Genetically modified pigs are protected from classical swine fever virus

by Zicong Xie, Daxin Pang, Hongming Yuan, Huping Jiao, Chao Lu, Kankan Wang, Qiangbing Yang, Mengjing Li, Xue Chen, Tingting Yu, Xinrong Chen, Zhen Dai, Yani Peng, Xiaochun Tang, Zhanjun Li, Tiedong Wang, Huancheng Guo, Li Li, Changchun Tu, Liangxue Lai, Hongsheng Ouyang

Classical swine fever (CSF) caused by classical swine fever virus (CSFV) is one of the most detrimental diseases, and leads to significant economic losses in the swine industry. Despite efforts by many government authorities to stamp out the disease from national pig populations, the disease remains widespread. Here, antiviral small hairpin RNAs (shRNAs) were selected and then inserted at the porcine Rosa26 (pRosa26) locus via a CRISPR/Cas9-mediated knock-in strategy.
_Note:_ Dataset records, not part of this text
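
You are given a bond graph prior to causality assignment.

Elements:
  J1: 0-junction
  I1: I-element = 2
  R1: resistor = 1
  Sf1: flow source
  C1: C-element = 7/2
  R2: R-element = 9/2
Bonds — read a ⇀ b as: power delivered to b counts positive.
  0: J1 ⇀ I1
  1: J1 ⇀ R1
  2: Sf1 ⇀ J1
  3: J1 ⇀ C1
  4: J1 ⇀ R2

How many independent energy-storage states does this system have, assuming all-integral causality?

bond 2 stroke at Sf1  (source Sf1 imposes f)
bond 0 stroke at I1  (prefer integral on I1)
bond 3 stroke at J1  (C1 integral (e out))
bond 1 stroke at R1  (J1: bond 3 brought effort, rest push out)
bond 4 stroke at R2  (common-e at J1 fixed by 3)

2  (C1, I1 all integral)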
Finally, anti-CSFV transgenic (TG) pigs were produced by somatic nuclear transfer (SCNT). Notably, in vitro and in vivo viral challenge assays further demonstrated that these TG pigs could effectively limit the replication of CSFV and reduce CSFV-associated clinical signs and mortality, and disease resistance could be stably transmitted to the F1-generation. Altogether, our work demonstrated that RNA interference (RNAi) technology combining CRISPR/Cas9 technology offered the possibility to produce TG animal with improved resistance to viral infection. The use of these TG pigs can reduce CSF-related economic losses and this antiviral strategy may be useful for future antiviral research.